Langland is very bitter against the indulgences granted by the priests for men's sins. A man can only obtain pardon by good works. The merchants must trade fairly, must repair hospitals and broken bridges, must dower maidens and aid poor scholars. He is more severe upon the lawyers than upon almost any other class; they take bribes, and will never speak unless you give them money first; only those who plead the cause of the poor, and do not need to be bought, can be saved. With crushing severity he dwells continually upon the sins of the clergy, and, like Wiclif, wishes for the return of the apostolical purity of the Church. The pestilence, he says, came simply as a punishment for men's sins. The whole poem is full of allusions to the questions of the day, and the severity of its criticisms is relieved by no playfulness, hardly by a single touch of humour.

In the form of his poem, Langland has followed the fashionable poets of his day, and has adopted the machinery of a dream. All that he tells us passed before him in a vision. Some few touches show that he too was not wanting in some growing sense of the beauties of nature, particularly in the opening of the poem, when he tells us that he wandered on the Malvern Hills on a May morning.

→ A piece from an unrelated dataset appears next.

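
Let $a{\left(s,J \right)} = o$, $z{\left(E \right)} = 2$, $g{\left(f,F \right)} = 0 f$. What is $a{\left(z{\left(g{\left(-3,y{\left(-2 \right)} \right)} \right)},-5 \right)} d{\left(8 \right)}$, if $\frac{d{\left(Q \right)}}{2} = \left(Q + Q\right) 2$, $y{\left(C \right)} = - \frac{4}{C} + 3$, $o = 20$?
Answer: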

When weary of wandering, he laid himself down

"Under a broad bank, by a burn's side;
And as I lay, and leaned, and looked in the waters,
I slumbered in a sleeping, it sounded so merrily."

It is only the form, however, that Langland has taken from the fashionable poets of his day; of their spirit he has nothing. The beautiful side of chivalry was quite lost to him. He saw only its dark side, the luxury and selfish idleness to which it had led. He is a voice from the people, and as such is doubly interesting to us, since most of the chroniclers and writers of those times entirely disregarded the people, and spoke only of the upper ranks of society.